Health Ministry findings: Pigeons in Strauss plant but no Food Safety Manager

In recent months, maintenance work had been carried out in the production facility, parallel with the continuation of the chocolate production.

 View of the Strauss Elite candy factory in Nazareth, Northern Israel, after salmonella was found in a few of their products, on April 28, 2022. (photo credit: David Cohen/Flash90)
View of the Strauss Elite candy factory in Nazareth, Northern Israel, after salmonella was found in a few of their products, on April 28, 2022.
(photo credit: David Cohen/Flash90)

A Health Ministry investigation into the Strauss-Elite production facility has found several problems with the company’s procedures and conduct, all of which could have been a contributing factor to the discovery of salmonella in the factory and the largest product recall in Israeli history early last week.

The following issues were listed in the Health Ministry report as the main areas in which the company was found deficient:

Maintenance work in the plant

In recent months, maintenance work had been carried out in the production facility, along with chocolate production. The company did not take into account the risk that this could pose to the production process and the potential of the construction work to introduce contaminants into the ingredients.

Pigeons in the facility 

During the Health Ministry’s investigation, the company confessed that several weeks earlier, there had been an intrusion of pigeons into the production facility. While they said an exterminator was immediately called to the factory and the issue was resolved, the correct tests were not carried out to ensure that no contaminants had been left behind by the birds, which are known to carry a variety of bacteria in their droppings.

 Strauss products seen on supermarket shelves shortly after company announces recall, April 25, 2022.  (credit: AVSHALOM SASSONI/MAARIV) Strauss products seen on supermarket shelves shortly after company announces recall, April 25, 2022. (credit: AVSHALOM SASSONI/MAARIV)

No Food Safety Manager

The investigation revealed that the professional quality-control team at the factory had been replaced in the last year, and as a result, there had been no food-safety manager at the plant for the last several months, indicating that the quality-control and safety system in the Strauss-Elite factory was lacking.
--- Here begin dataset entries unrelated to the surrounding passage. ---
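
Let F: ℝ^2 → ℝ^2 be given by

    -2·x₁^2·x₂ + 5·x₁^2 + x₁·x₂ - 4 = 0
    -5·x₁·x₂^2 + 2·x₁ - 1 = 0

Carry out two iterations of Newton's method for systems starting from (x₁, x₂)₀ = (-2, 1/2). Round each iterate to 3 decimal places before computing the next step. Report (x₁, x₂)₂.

At (-2, 1/2): F = (11.000, -2.500).
Jacobian J = [[-4·x₁·x₂ + 10·x₁ + x₂, -2·x₁^2 + x₁], [-5·x₂^2 + 2, -10·x₁·x₂]].
At the point, J = [[-15.500, -10.000], [0.750, 10.000]] (det J = -147.500).
Solving J·Δ = −F gives Δ = (0.576, 0.207).
Then the next iterate is (x₁, x₂)₁ = (-1.424, 0.707).
Round to (-1.424, 0.707) and repeat: F = (2.26484, -0.28908), J = [[-9.50593, -5.47955], [-0.49924, 10.06768]].
Δ = (0.216, 0.039), so (x₁, x₂)₂ = (-1.208, 0.746).

(-1.208, 0.746)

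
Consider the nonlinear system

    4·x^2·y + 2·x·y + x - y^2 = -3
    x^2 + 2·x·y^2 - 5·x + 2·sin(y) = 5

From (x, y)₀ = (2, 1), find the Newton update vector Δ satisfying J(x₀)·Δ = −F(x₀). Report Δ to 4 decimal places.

At (2, 1): F = (24.0000, -5.317058).
Jacobian J = [[8·x·y + 2·y + 1, 4·x^2 + 2·x - 2·y], [2·x + 2·y^2 - 5, 4·x·y + 2·cos(y)]].
At the point, J = [[19.0000, 18.0000], [1.0000, 9.080605]] (det J = 154.531488).
Solving J·Δ = −F gives Δ = (-2.0296, 0.8091).

(-2.0296, 0.8091)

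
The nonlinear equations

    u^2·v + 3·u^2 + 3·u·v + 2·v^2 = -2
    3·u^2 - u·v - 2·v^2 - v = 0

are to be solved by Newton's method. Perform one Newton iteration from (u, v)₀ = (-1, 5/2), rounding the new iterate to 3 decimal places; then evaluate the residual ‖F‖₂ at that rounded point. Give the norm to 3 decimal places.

At (-1, 5/2): F = (12.500, -9.500).
Jacobian J = [[2·u·v + 6·u + 3·v, u^2 + 3·u + 4·v], [6·u - v, -u - 4·v - 1]].
At the point, J = [[-3.500, 8.000], [-8.500, -10.000]] (det J = 103.000).
Solving J·Δ = −F gives Δ = (0.476, -1.354).
Then the next iterate is (u, v)₁ = (-0.524, 1.146).
Re-evaluating at (-0.524, 1.146): F = (3.96351, -2.34840), so ‖F‖₂ = 4.607.

4.607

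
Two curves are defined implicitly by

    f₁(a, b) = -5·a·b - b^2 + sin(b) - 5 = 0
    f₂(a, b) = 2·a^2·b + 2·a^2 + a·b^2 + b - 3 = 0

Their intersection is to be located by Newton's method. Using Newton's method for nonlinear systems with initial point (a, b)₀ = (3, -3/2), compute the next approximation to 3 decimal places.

At (3, -3/2): F = (14.25251, -6.750).
Jacobian J = [[-5·b, -5·a - 2·b + cos(b)], [4·a·b + 4·a + b^2, 2·a^2 + 2·a·b + 1]].
At the point, J = [[7.500, -11.92926], [-3.750, 10.000]] (det J = 30.26526).
Solving J·Δ = −F gives Δ = (-2.049, -0.093).
Then the next iterate is (a, b)₁ = (0.951, -1.593).

(0.951, -1.593)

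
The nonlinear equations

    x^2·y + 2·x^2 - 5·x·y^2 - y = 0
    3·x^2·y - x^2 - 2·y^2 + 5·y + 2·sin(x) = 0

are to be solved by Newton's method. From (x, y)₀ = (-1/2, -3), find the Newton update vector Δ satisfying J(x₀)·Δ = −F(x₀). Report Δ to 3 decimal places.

At (-1/2, -3): F = (25.250, -36.45885).
Jacobian J = [[2·x·y + 4·x - 5·y^2, x^2 - 10·x·y - 1], [6·x·y - 2·x + 2·cos(x), 3·x^2 - 4·y + 5]].
At the point, J = [[-44.000, -15.750], [11.75517, 17.750]] (det J = -595.85615).
Solving J·Δ = −F gives Δ = (-0.212, 2.194).

(-0.212, 2.194)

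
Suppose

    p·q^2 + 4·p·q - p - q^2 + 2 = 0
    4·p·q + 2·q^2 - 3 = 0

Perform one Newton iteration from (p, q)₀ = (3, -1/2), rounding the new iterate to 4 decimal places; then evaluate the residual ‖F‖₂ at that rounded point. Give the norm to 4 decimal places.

27.2970

At (3, -1/2): F = (-6.5000, -8.5000).
Jacobian J = [[q^2 + 4·q - 1, 2·p·q + 4·p - 2·q], [4·q, 4·p + 4·q]].
At the point, J = [[-2.7500, 10.0000], [-2.0000, 10.0000]] (det J = -7.5000).
Solving J·Δ = −F gives Δ = (2.6667, 1.3833).
Then the next iterate is (p, q)₁ = (5.6667, 0.8833).
Re-evaluating at (5.6667, 0.8833): F = (19.995932, 18.582022), so ‖F‖₂ = 27.2970.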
Salmonella warnings went unchecked

Another point of concern discovered by the Health Ministry was information that a factory worker had reported an indication that there were higher-than-permitted levels of salmonella in the raw-chocolate ingredients. The complaint was not dealt with by the plant at the time, and no tests were carried out to confirm whether the indication was correct.

Unsafe thawing processes

The final issue reported by the Health Ministry in the preliminary investigation was that the facility had not been following the correct procedures regarding the thawing and storing of milk fat, a key ingredient in the production of milk chocolate. This, too, could have led to the salmonella contamination in the production line.

The Health Ministry’s head of Public Health Services, Dr. Sharon Alroy-Preis, on Sunday addressed the report findings in a video statement. As a result of the findings, the Health Ministry had decided to suspend Strauss’s production license for a three-month period or until the issues noted in the investigation have been corrected to meet the approved standard, she said.

“We will ensure that the products that leave the factory from here on out will be safe for the consumer’s needs,” Alroy-Preis said, adding that the license to produce and sell food will not be reinstated until the factory meets the requirements laid out for them in the report.

Furthermore, the Health Ministry has run tests on 300 different samples from finished products that had not yet reached the shelves so far and detected salmonella in 10% of them, she said. Until now, no products removed from the stores have been found to contain the bacteria, although the testing is still underway.

As required by law, a full report of the investigation has been sent by the Health Ministry to Strauss Group, which is required to respond within 14 days.

As of Sunday morning, 21 separate possible cases of salmonella have been identified, all of which can be traced back to Strauss-Elite products.

Cultures were taken from 16 patients, and the results are expected to be obtained in the coming days. Six of the patients were hospitalized, while the others were able to recover at home.